Life is like a maze. We keep bumping into its edges, til one day, we follow the light that leads us out. From there, we learn the opt of route to take in future. Each maze or course, teaching us something new each day. I ponder upon these thoughts sometimes. Haven't I made those mistakes, would I then be the person I am today?

My island and home is a place I wouldn't dream of trading. I've had bitter moments in my life. Yet, thinking of a chance to rewind and relive it? Maybe not. Cause those things I often regretted, made me choose a better route for tomorrow.

Who hasn't been hurt by the choices they made before? Who never wished that they could take back or erase the mistakes that cause people or change of roads in our lives?

I used to regret for not being mouldable to the words of my parents. Why never heed the wise when they were there. Still, I realize, maybe there's always a better hope.

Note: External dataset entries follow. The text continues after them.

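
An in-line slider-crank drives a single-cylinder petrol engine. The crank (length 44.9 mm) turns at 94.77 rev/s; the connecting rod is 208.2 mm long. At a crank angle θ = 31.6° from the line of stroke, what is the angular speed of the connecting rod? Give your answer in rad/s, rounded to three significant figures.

110

ω = 595.5 rad/s (converted from 94.77 rev/s).
The rod makes angle φ with the slider axis where L sinφ = r sinθ; differentiating, L cosφ·φ̇ = r ω cosθ.
L cosφ = √(L² − r² sin²θ) = 0.20687 m.
|ω_rod| = r ω |cosθ| / √(L² − r² sin²θ) = 0.0449·595.5·0.85173/0.20687 = 110.08 rad/s.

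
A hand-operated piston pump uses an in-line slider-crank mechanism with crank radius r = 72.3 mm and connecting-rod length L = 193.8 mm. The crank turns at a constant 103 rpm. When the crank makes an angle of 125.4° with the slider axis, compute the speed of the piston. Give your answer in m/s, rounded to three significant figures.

0.491

ω = 2π·103/60 = 10.79 rad/s
For an in-line slider-crank, x = r cosθ + √(L² − r² sin²θ), so v = −rω sinθ·[1 + r cosθ/√(L² − r² sin²θ)].
With r = 0.0723 m, L = 0.1938 m, θ = 125.4°: √(L² − r² sin²θ) = 0.18462 m.
v = −0.0723·10.79·0.81513·[1 + 0.0723·-0.57928/0.18462] = -0.49146 m/s.
|v| = 0.49146 m/s.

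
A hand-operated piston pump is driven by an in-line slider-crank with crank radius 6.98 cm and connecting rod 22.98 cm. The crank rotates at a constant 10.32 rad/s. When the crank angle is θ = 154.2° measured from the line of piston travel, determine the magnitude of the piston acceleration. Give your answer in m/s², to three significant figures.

ω = 10.32 rad/s
x(θ) = r cosθ + √(L² − r² sin²θ); with ω constant, a = ω²·d²x/dθ².
d²x/dθ² = −r cosθ − r²(cos2θ)/√u − r⁴ sin²2θ/(4u^{3/2}),  u = L² − r² sin²θ = 0.0518851 m².
Substituting r = 0.0698 m, L = 0.2298 m, θ = 154.2°: d²x/dθ² = +0.049248 m.
a = ω²·d²x/dθ² = (10.32)²·(+0.049248) = +5.245 m/s²;  |a| = 5.245 m/s².

5.25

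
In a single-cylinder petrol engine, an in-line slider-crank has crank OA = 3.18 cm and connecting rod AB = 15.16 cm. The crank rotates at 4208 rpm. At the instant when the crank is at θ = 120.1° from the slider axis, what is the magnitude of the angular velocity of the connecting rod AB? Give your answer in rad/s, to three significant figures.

ω = 440.7 rad/s (converted from 4208 rpm).
The rod makes angle φ with the slider axis where L sinφ = r sinθ; differentiating, L cosφ·φ̇ = r ω cosθ.
L cosφ = √(L² − r² sin²θ) = 0.14908 m.
|ω_rod| = r ω |cosθ| / √(L² − r² sin²θ) = 0.0318·440.7·0.50151/0.14908 = 47.139 rad/s.

47.1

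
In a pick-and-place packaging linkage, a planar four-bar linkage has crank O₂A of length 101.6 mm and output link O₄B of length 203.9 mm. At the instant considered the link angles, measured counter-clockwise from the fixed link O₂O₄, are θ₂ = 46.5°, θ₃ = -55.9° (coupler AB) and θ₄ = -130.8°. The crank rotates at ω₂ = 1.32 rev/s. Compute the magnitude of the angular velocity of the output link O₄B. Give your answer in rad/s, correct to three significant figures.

4.18

ω₂ = 8.294 rad/s (from 1.32 rev/s).
Differentiating the loop-closure r₂e^{iθ₂}+r₃e^{iθ₃}=r₁+r₄e^{iθ₄} gives r₂ω₂e^{iθ₂}+r₃ω₃e^{iθ₃}=r₄ω₄e^{iθ₄}.
Eliminating the other unknown: ω₄ = r₂ω₂ sin(θ₂−θ₃) / [r₄ sin(θ₄−θ₃)].
Numerator sine = +0.97667; denominator sine = -0.96547.
Result = 0.1016·8.294·(+0.97667) / (0.2039·(-0.96547)) = -4.1806 rad/s; magnitude 4.1806 rad/s.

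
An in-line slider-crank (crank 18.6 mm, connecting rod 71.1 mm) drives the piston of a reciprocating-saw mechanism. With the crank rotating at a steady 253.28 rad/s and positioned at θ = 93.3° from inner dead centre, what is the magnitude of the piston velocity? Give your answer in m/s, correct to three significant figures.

4.63

ω = 253.3 rad/s
For an in-line slider-crank, x = r cosθ + √(L² − r² sin²θ), so v = −rω sinθ·[1 + r cosθ/√(L² − r² sin²θ)].
With r = 0.0186 m, L = 0.0711 m, θ = 93.3°: √(L² − r² sin²θ) = 0.068632 m.
v = −0.0186·253.3·0.99834·[1 + 0.0186·-0.05756/0.068632] = -4.6298 m/s.
|v| = 4.6298 m/s.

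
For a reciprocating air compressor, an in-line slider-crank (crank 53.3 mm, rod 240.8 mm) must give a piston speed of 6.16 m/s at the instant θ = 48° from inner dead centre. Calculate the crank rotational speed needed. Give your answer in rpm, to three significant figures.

1290

For an in-line slider-crank, |v_piston| = rω|sinθ|·[1 + r cosθ/√(L² − r² sin²θ)].
With r = 0.0533 m, L = 0.2408 m, θ = 48°: the bracketed kinematic factor |dx/dθ| = 0.045557 m.
ω = v/|dx/dθ| = 6.16/0.045557 = 135.21 rad/s.
N = 60ω/(2π) = 1291.2 rpm.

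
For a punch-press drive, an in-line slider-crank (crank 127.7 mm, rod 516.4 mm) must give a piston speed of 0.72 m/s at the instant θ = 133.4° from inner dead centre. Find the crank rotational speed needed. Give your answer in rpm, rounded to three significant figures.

For an in-line slider-crank, |v_piston| = rω|sinθ|·[1 + r cosθ/√(L² − r² sin²θ)].
With r = 0.1277 m, L = 0.5164 m, θ = 133.4°: the bracketed kinematic factor |dx/dθ| = 0.076758 m.
ω = v/|dx/dθ| = 0.72/0.076758 = 9.3801 rad/s.
N = 60ω/(2π) = 89.574 rpm.

89.6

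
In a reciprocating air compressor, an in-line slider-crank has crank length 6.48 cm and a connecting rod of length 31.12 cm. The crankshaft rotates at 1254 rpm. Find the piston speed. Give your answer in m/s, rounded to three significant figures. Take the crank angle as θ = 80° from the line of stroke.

ω = 2π·1254/60 = 131.3 rad/s
For an in-line slider-crank, x = r cosθ + √(L² − r² sin²θ), so v = −rω sinθ·[1 + r cosθ/√(L² − r² sin²θ)].
With r = 0.0648 m, L = 0.3112 m, θ = 80°: √(L² − r² sin²θ) = 0.30459 m.
v = −0.0648·131.3·0.98481·[1 + 0.0648·0.17365/0.30459] = -8.6898 m/s.
|v| = 8.6898 m/s.

8.69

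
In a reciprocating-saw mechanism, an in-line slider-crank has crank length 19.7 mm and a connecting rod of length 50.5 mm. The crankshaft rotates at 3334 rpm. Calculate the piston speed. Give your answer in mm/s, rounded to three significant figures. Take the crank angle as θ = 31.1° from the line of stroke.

ω = 2π·3334/60 = 349.1 rad/s
For an in-line slider-crank, x = r cosθ + √(L² − r² sin²θ), so v = −rω sinθ·[1 + r cosθ/√(L² − r² sin²θ)].
With r = 0.0197 m, L = 0.0505 m, θ = 31.1°: √(L² − r² sin²θ) = 0.049464 m.
v = −0.0197·349.1·0.51653·[1 + 0.0197·0.85627/0.049464] = -4.7643 m/s.
|v| = 4.7643 m/s = 4764.3 mm/s.

4760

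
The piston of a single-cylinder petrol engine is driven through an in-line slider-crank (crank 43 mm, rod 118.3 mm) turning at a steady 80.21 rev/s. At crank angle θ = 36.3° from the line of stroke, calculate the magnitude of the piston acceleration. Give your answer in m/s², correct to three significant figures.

ω = 2π·80.2 = 504 rad/s
x(θ) = r cosθ + √(L² − r² sin²θ); with ω constant, a = ω²·d²x/dθ².
d²x/dθ² = −r cosθ − r²(cos2θ)/√u − r⁴ sin²2θ/(4u^{3/2}),  u = L² − r² sin²θ = 0.0133469 m².
Substituting r = 0.043 m, L = 0.1183 m, θ = 36.3°: d²x/dθ² = -0.039946 m.
a = ω²·d²x/dθ² = (504)²·(-0.039946) = -10146 m/s²;  |a| = 10146 m/s².

10100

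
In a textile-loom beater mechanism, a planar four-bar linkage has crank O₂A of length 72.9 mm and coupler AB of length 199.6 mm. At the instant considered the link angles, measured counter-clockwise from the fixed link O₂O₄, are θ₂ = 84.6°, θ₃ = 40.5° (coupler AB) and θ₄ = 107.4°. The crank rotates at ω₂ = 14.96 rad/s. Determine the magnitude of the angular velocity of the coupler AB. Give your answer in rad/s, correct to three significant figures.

2.30

ω₂ = 14.96 rad/s
Differentiating the loop-closure r₂e^{iθ₂}+r₃e^{iθ₃}=r₁+r₄e^{iθ₄} gives r₂ω₂e^{iθ₂}+r₃ω₃e^{iθ₃}=r₄ω₄e^{iθ₄}.
Eliminating the other unknown: ω₃ = r₂ω₂ sin(θ₄−θ₂) / [r₃ sin(θ₃−θ₄)].
Numerator sine = +0.38752; denominator sine = -0.91982.
Result = 0.0729·14.96·(+0.38752) / (0.1996·(-0.91982)) = -2.3019 rad/s; magnitude 2.3019 rad/s.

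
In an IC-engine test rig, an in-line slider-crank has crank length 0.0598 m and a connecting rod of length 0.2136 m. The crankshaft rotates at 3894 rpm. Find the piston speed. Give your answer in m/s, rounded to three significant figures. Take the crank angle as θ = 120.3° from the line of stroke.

ω = 2π·3894/60 = 407.8 rad/s
For an in-line slider-crank, x = r cosθ + √(L² − r² sin²θ), so v = −rω sinθ·[1 + r cosθ/√(L² − r² sin²θ)].
With r = 0.0598 m, L = 0.2136 m, θ = 120.3°: √(L² − r² sin²θ) = 0.20727 m.
v = −0.0598·407.8·0.86340·[1 + 0.0598·-0.50453/0.20727] = -17.989 m/s.
|v| = 17.989 m/s.

18.0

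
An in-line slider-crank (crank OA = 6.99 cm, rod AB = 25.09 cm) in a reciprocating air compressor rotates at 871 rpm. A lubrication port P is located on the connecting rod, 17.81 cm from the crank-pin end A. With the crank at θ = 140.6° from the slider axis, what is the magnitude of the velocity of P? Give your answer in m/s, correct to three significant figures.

3.71

ω = 91.21 rad/s.  Crank-pin speed |V_A| = rω = 6.3756 m/s, perpendicular to OA.
Rod angle: sinφ = −(r/L) sinθ ⇒ φ = -10.185°; ω_rod = −rω cosθ/√(L²−r²sin²θ) = +19.95 rad/s.
V_P = V_A + ω_rod × AP, with AP = 0.1781 m along the rod.
Components: V_Px = −rω sinθ − a·ω_rod·sinφ = -3.4185 m/s;  V_Py = rω cosθ + a·ω_rod·cosφ = -1.4295 m/s.
|V_P| = √(V_Px² + V_Py²) = 3.7053 m/s.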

I remember the cause of me wanting to leave the island so badly. I wanted a fresh start, a new life. A time to get away or cease from old, haunting memories. A time to start gaining trusts again. Starting fresh, where no one would judge me for who I am, or the person I used to be. Somehow, I wanted to be someone different, where I could change, and unleash the better side of myself, proving to everyone, that I could be something more. Someone better than they expect me to be. That's when I chose to come to university here.

Being in university for the past one year has taught me independence. I learned that life can be harsh, yet mild and subtle. A contrast, I wondered when ever I would stop crying. When would I get up to be strong. I had in mind that leaving home would make me forget the things or person I used to be. However, I had it all wrong. I realized then, that fixing things didn't mean finding security in a person who faked care. It didn't mean running away from problems you used to have. It didn't mean, crying would stop if you never got over hurts in the first place.

From here, my eyes opened and life struck me as it is. That life has to go on. There are times we make mistakes, but we learn from them. We don't do things to prove others wrong. We do it for our own happiness. Life wasn't about grudges. In order to move on, sometimes we have to learn, forgive and let go of the past. He made me realize the bitterness I used to hold towards the people that hurt me before. Then, I knew, that had to stop. Forgive is the key, and letting love light over darkness has become what makes me stronger in encountering my once upon a time foes.
I also learned that letting go of bitterness is what pairs up relationships of the past. Love and tolerance is what keeps relationships going. Some people change, and there's no way we can shape them into people we want them to be.

Many times, I cried over the one person who I confided in before. Cause of mistakes, misunderstandings, that security was lost. Felt lone and left with a fragile heart. I thought replacement was the key. But the more I kept trying, the worst things became. I let go of everything. And the things I wanted after so long, came back begging for something that used to be. Yet, too much hurts, too much drama, that these was something not to be patched.

I came back to the island this time. No more nightmares. No more crying. No more pain in my chest. As I am now, I know life is something that always evolved. I'll always be grateful for the family that loved me. But who said one who is non-blood tied couldn't make a change in your life too? Part of me realized that through the words of wisdom, I became strong. I learned to see things of different views. Through words, time, things changed. Those nightmares disappear, and I too, have grown into someone different.

There's more to life than just hoping for the right moment. Living it is the key, trusting God is what has brought me this far. I was meant to live, so breath never left me. For that, there's always a driven purpose in my life til now. That's to dare to be different, and make a difference in others.